CARTA À POESIA DECÍDUA
Vi que você caminhava ao longe
Algo com tanto cuidado
Como quem volta extasiado
Ao destino fixo e desconhecido
Cansado dos verões.
Suava frio , eu sei,
Porque toda temperatura
Que vem de dentro
É efusão das nossas razões amedrontadas.
Na pele trazia digitais irreconhecíveis
Essas que o tempo só finge apagar.
Vinha das flores agitadas
Das primaveras equivocadas mas cheirosas
A exalar o perfume de cada uma delas
Dissipados nas histórias seladas em sépalas.

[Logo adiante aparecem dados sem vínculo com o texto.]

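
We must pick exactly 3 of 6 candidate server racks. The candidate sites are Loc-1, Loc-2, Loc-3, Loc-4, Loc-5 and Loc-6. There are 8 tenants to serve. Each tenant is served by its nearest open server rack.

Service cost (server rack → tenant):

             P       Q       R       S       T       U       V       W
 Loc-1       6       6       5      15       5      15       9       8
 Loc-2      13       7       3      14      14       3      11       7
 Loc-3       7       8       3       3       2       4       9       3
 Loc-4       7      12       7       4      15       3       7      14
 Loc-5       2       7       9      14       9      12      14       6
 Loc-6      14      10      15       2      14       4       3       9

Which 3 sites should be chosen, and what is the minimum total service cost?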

Algo como se chegar dum tempo
Fechado em rasas copas...
Vi que você vinha de longe
Para o seu novo lugar de sempre
Dentre as folhas nunca decíduas
Embora caídas na tardes já idas
A entremear a tela
Que tinge os horizontes dos céus
Pelo lusco-fusco dum sol que já fora tão alto!
Agora a caminhar devagarzinho
Para o descanso dos mistérios.
Pela atmosfera
Respiro seu algo que sequer a poesia
Saberia decifrar.
Talvez,
Seja um armistício do tempo corrido
Um remanso da vida que corre cansada
Pelas plataformas agitadas,
Só para se resfolegar (numa atitude de rara bondade)
Os ares da ilusão de voltar
No ciclo de renovação do mesmo,
Sempre diferente
Sempre sem se saber quando.
O pássaro já é outro…ouçam!
Esse aí, tão suavemente...
O mesmo.
Que todas as manhãs outonais
Me canta
E me encanta
Na voz rouca dum seu igual que retorna
Sem ficar.
Apenas um outro ingênuo
A acreditar que voltou
Já a anunciar a própria partida
Pela tão rápida passagem das estações.
E você Outono?
Meu amigo do peito
Que nem acabou de chegar…
Vindo lá de não sei onde,
Já chega reacendendo as horas,
A tingir de poesia terracota
Toda a mansidão temerosa
Toda essa quietude das folhas que caem
Recém-chegadas dum silêncio "mandatório"…
A farfalhar o todo de destino indefinido.
De novo,
Um sabiá me gorjeia em eco
Alheio ao tudo que sinto,
Com se nada houvesse saído do lugar…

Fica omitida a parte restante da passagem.